How to Remember?
The Holocaust and Storytelling in the 21st Century
Thursday April 23, 2009
7:00 pm - 8:30 pm
Contemporary Jewish Museum
736 Mission Street, San Francisco
As the events of the Holocaust recede in time, a series of urgent educational and moral issues present themselves for Holocaust education in the 21st century. How, for instance, do we make the transition from seeing the Holocaust as an event in living memory, to a historical event without any living witnesses? What is the appropriate role of film, literature and the arts in Holocaust education when no living witnesses are left to confirm or correct the details of their experiences?
In commemoration of Holocaust Remembrance Day (Yom HaShoah), the Contemporary Jewish Museum is hosting a panel discussion with oral historians Susan Rothenberg and Anne Grenn Saldinger, and Holocaust survivor Perry Scheinok, on the topic of "The Holocaust and Storytelling in the 21st Century."
Tickets: Free for Members and Youth 18 and under, $5 General Public
Tickets include Museum admission.
To purchase tickets in advance: visit the CJM website, or contact the CJM by email at info@thecjm.org or by telephone at 415.655.7800
The Panel:
Susan Gluck Rothenberg is currently an Affiliated Scholar in the History Department of Kenyon College in Gambier, Ohio. Ms. Rothenberg was educated at Hunter College and the University of Chicago, where she earned an M.S.W. from the School of Social Service Administration. She has used her training as a psychiatric social worker with a variety of populations. Recently, she has found a new niche in helping elders record their life experiences and editing those remembrances into a coherent tale, leaving their families and friends with far more than just a chronology of their lives.
Anne Grenn Saldinger is the Director of the Oral History Project at the Holocaust Center of Northern California. She holds a Ph.D. in Clinical Psychology from the Wright Institute in Berkeley and has extensively researched the psychological effects of telling one’s life story for Holocaust survivors. Drawing on her research and her experience interviewing hundreds of survivors, Dr. Saldinger has presented numerous papers at international conferences on the significance of Holocaust testimony.

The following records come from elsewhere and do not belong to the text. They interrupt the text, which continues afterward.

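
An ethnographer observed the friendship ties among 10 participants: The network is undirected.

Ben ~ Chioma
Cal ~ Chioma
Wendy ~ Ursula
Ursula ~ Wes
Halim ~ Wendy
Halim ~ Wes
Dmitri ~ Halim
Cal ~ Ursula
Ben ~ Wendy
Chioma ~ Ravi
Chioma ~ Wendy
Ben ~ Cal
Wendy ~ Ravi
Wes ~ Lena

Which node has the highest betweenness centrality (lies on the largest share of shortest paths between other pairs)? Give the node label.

Unnormalized betweenness of each node: Ben:5/6, Cal:7/3, Chioma:7/3, Dmitri:0, Halim:34/3, Lena:0, Ravi:0, Ursula:8, Wendy:47/3, Wes:19/2.
Wendy has the largest value, 47/3, making it the main broker — the node through which the most shortest paths run.

Wendy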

Perry Scheinok is a Holocaust survivor and member of the Holocaust Center of Northern California’s Survivors Speakers Bureau. Mr. Scheinok speaks to students and community groups about his family’s harrowing experiences during the Holocaust, which took them from The Hague, through occupied Vichy France, and ultimately to freedom in the United States. Mr. Scheinok is also a prolific writer, reflecting on both his experiences during the Holocaust and other topics.
Co-presented by the Contemporary Jewish Museum and the Holocaust Center of Northern California.